What did the papers say?

“After his well-received Brexit deal, can Sunak next solve the conundrum of how to reduce the spiralling numbers of undocumented arrivals while abiding by the UK’s responsibilities under international human rights law?” asked Politico.

The Times said the prime minister “is likely to face pressure from some Tory MPs to go further and threaten to pull Britain out of the European Convention on Human Rights [ECHR]”, but “he is said to be reluctant to do so and believes that the plans are ‘legally watertight’”.

It has been reported that a clause in the bill is expected to apply a “rights brake” to effectively allow the ECHR and UN’s Refugee Convention to be circumvented.

However, “it is not clear how exactly the government is proposing to limit the rights of asylum seekers”, said the BBC. “Nor is the pledge to deport asylum seekers straightforward” added the broadcaster. “Despite a deal being reached last year, not one migrant has been sent to Rwanda yet and any plans to do so are currently on hold. There is also no returns agreement in place with the EU.”

Yet as lawmakers await the details of the legislation, “campaigners have already hit out at the plans”, reported The Guardian. Sonya Sceats, chief executive of Freedom from Torture, called the proposals “vindictive and dysfunctional”, while Christina Marriott, executive director of strategy at the Red Cross, called the plans “extremely concerning”. Almost all opponents of the bill have claimed it will do little to act as a deterrent or stem the tide of people arriving by boat.

Some senior Tories are also concerned that Sunak’s pledge to stop illegal Channel migrants before the next election could backfire. They have told the Independent they fear he has “over-promised”, claiming that “a political wrangle over the new laws will mean they will be held up in parliament and do not reach the statute book in time to take effect before Polling Day”, the news site reported.

What next?

Politics Home has reported that in a bid to limit a Tory backlash over his Windsor framework Brexit deal on Northern Ireland, “Conservative MPs are being told that getting the deal over the line will boost the chances of striking an agreement with France on tackling small boats crossings, which is one of Sunak’s priorities and a major issue for many Tory MPs”.

Sunak is hoping to introduce legislation before meeting his French counterpart, Emmanuel Macron, at a summit in Paris on Friday, “where the issue of small boats is expected to be high on their agenda”, said Politics Home.

The issue is “likely to become a key battleground at the next election, expected at the end of next year”, said the Mail on Sunday.

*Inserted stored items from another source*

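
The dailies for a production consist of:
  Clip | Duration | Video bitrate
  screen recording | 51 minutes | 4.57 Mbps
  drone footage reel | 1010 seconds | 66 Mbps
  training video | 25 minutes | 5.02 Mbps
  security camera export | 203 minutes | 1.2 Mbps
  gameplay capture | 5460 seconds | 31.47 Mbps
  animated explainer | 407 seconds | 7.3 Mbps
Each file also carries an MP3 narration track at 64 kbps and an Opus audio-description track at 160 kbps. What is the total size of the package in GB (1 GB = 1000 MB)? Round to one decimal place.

Audio total: 64 + 160 = 224 kbps = 0.224 Mbps.
screen recording: 4.794 Mbps × 3060 s = 14669.6 Mb
drone footage reel: 66.224 Mbps × 1010 s = 66886.2 Mb
training video: 5.244 Mbps × 1500 s = 7866.0 Mb
security camera export: 1.424 Mbps × 12180 s = 17344.3 Mb
gameplay capture: 31.694 Mbps × 5460 s = 173049.2 Mb
animated explainer: 7.524 Mbps × 407 s = 3062.3 Mb
Total: 282877.7 Mb = 35359.7 MB.
= 35.36 GB.

35.4 GB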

If a deal is struck and the number of small boats begins to come down it could prove a fertile area to fight the next election for Sunak and the Conservatives. But if they fail to deter those crossing the Channel illegally then the party’s hard-won support among the red wall of Brexit-backing former Labour voters will crumble, warned a senior Tory.

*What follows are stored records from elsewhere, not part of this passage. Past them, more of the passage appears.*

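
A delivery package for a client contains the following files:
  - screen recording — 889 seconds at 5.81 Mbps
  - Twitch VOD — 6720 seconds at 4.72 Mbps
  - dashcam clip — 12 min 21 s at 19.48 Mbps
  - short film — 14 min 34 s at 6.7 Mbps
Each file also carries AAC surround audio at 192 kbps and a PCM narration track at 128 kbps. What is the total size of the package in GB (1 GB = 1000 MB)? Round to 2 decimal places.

7.52 GB

Audio total: 192 + 128 = 320 kbps = 0.320 Mbps.
screen recording: 6.130 Mbps × 889 s = 5449.6 Mb
Twitch VOD: 5.040 Mbps × 6720 s = 33868.8 Mb
dashcam clip: 19.800 Mbps × 741 s = 14671.8 Mb
short film: 7.020 Mbps × 874 s = 6135.5 Mb
Total: 60125.7 Mb = 7515.7 MB.
= 7.516 GB.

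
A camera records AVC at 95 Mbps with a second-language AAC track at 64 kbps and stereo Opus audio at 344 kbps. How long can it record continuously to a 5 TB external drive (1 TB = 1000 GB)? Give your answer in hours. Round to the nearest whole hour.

116 hours

Audio total: 64 + 344 = 408 kbps = 0.408 Mbps.
Total bitrate: 95 + 0.408 = 95.408 Mbps.
Capacity: 5 TB = 40,000,000 Mb.
Recording time: 40,000,000 / 95.408 = 419,252 s ≈ 116 hours.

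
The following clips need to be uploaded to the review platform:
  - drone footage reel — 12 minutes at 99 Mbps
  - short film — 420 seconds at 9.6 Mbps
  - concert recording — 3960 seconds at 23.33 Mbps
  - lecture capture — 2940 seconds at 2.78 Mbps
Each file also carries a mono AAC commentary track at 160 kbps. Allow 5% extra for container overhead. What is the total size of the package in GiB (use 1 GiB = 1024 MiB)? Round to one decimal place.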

Speaking to The Telegraph, Brendan Clarke-Smith MP, the new chairman of the Blue Collar Conservatives group, said the issue could represent an “existential threat” at the next general election, especially with the party’s support squeezed by the anti-immigration Reform Party.

“There’s no point in offending anyone if you don’t have to, but politics means choices, and Sunak would be making the wrong one in this instance if he plumped for offending his core constituency,” said Conservative Home.

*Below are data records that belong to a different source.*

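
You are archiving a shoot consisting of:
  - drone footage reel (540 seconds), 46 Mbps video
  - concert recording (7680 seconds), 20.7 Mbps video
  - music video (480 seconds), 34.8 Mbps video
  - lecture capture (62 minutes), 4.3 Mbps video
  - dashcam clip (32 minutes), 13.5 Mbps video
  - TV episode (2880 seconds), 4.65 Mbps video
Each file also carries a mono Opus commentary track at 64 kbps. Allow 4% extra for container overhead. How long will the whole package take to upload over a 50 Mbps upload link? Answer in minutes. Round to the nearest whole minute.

89 minutes

Audio: 64 kbps = 0.064 Mbps.
drone footage reel: 46.064 Mbps × 540 s × 1.04 = 25869.5 Mb
concert recording: 20.764 Mbps × 7680 s × 1.04 = 165846.2 Mb
music video: 34.864 Mbps × 480 s × 1.04 = 17404.1 Mb
lecture capture: 4.364 Mbps × 3720 s × 1.04 = 16883.4 Mb
dashcam clip: 13.564 Mbps × 1920 s × 1.04 = 27084.6 Mb
TV episode: 4.714 Mbps × 2880 s × 1.04 = 14119.4 Mb
Total: 267207.3 Mb = 33400.9 MB.
At 50 Mbps: 267207.3 / 50 = 5344 s ≈ 89.1 minutes.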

“There is no evidence that most people, including these [2019 red wall Tory voters], are opposed to taking in more refugees,” added the website, “but voters won’t long tolerate high levels overall, at least if polling is anything to go by – especially if they feel that those arriving by small boat are making a mockery of border control, and that government is unwilling or incapable or both of doing almost anything at all.”